Did you say "rattle can of parma fascolor"? Didn't know they made rattle cans...


----------



## PreFontainerc76 (Nov 7, 2007)

ToddFalkowski said:


> Did you say "rattle can of parma fascolor"? Didn't know they made rattle cans...


Correction, it was tamiya color.


----------



## PreFontainerc76 (Nov 7, 2007)

Duke Bradshaw said:


> I only do about 4 to 5 light coats....sounds like to much paint.


Thanks!


----------



## ToddFalkowski (Aug 31, 2006)

In that case, yeah, I agree with Duke...


----------



## 420 Tech R/C (Sep 15, 2006)

I do beleive the tamiya stuff is laquer based just like the pactra rattle cans.If it didnt adhere good it means it went on too 'dry', meaning the paint was drying as it was sprayed.Usually caused from putting too thin of coat on from too far away.Laquers dry REALLY fast compared to acylics like faskolor, so when you put them on it needs to go on in a good even coat.Not so thick that runs start to occur, but not so thin as the coat looks more like overspray than a coat of paint.Laquers that are notorious for going on too dry are mostly flourescent colors.. Now you were asking about a "sealer" to keep it from flaking off, sorry to say if the paint went on too dry it will just keep flaking.


----------



## RPM (Dec 20, 2004)

420 Tech R/C said:


> I do beleive the tamiya stuff is laquer based just like the pactra rattle cans.If it didnt adhere good it means it went on too 'dry', meaning the paint was drying as it was sprayed.Usually caused from putting too thin of coat on from too far away.Laquers dry REALLY fast compared to acylics like faskolor, so when you put them on it needs to go on in a good even coat.Not so thick that runs start to occur, but not so thin as the coat looks more like overspray than a coat of paint.Laquers that are notorious for going on too dry are mostly flourescent colors.. Now you were asking about a "sealer" to keep it from flaking off, sorry to say if the paint went on too dry it will just keep flaking.


Also, cooler temperatures will cause the paint not to bond very well.


----------



## DOUGHBOY (May 7, 2008)

PreFontainerc76 said:


> Hey all,
> I just painted a ford mustang body with all of the prep included such as washing it and scuffing it up a bit and i noticed the paint started flaking after about a day.
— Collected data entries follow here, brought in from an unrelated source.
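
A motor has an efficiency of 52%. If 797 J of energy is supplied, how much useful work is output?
W_out = η × W_in = 0.52 × 797 = 414.44 J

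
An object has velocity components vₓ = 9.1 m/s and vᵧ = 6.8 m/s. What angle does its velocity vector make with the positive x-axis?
θ = arctan(vᵧ/vₓ) = arctan(6.8/9.1) = 36.77°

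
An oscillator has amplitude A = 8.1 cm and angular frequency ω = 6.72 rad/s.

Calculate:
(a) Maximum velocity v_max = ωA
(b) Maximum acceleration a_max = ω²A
v_max = ωA = 6.72×0.081 = 0.5443 m/s
a_max = ω²A = 6.72²×0.081 = 3.658 m/s²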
I did about 15-20 really thin coats with a rattle can of parma fascolor. Any suggestions on a sealer or something i can do?
> Thanks!


SEND YOUR NEXT BODY TO ME AND LET ME PUT A EXTRA FRESH PAINT JOB ON IT FOR YOU


----------



## Fl Flash (May 1, 2003)

Try warming the rattle cans in hot/warm water before spraying that will help with the dry spray issue and give a better quality coverage. I also like to allow each coat to dry fully in a warm area or under a warm lamp. 2-3 coats is plenty even with some of the exotic colors.


----------



## DJ1978 (Sep 26, 2001)

PreFontainerc76 said:


> Hey all,
> I just painted a ford mustang body with all of the prep included such as washing it and scuffing it up a bit and i noticed the paint started flaking after about a day. I did about 15-20 really thin coats with a rattle can of parma fascolor. Any suggestions on a sealer or something i can do?
> Thanks!


You can back it up with white floresent cover coat. That would help.
You reall over did it with the light coat process. 15 -20 light coats still adds up to some thick paint, and like was mentioned, if it was really thin, it was drying before it had time to adhere to the body. 
you can touch up the areas that are flaking. Just tape them off and go after you remove all loose paint.


----------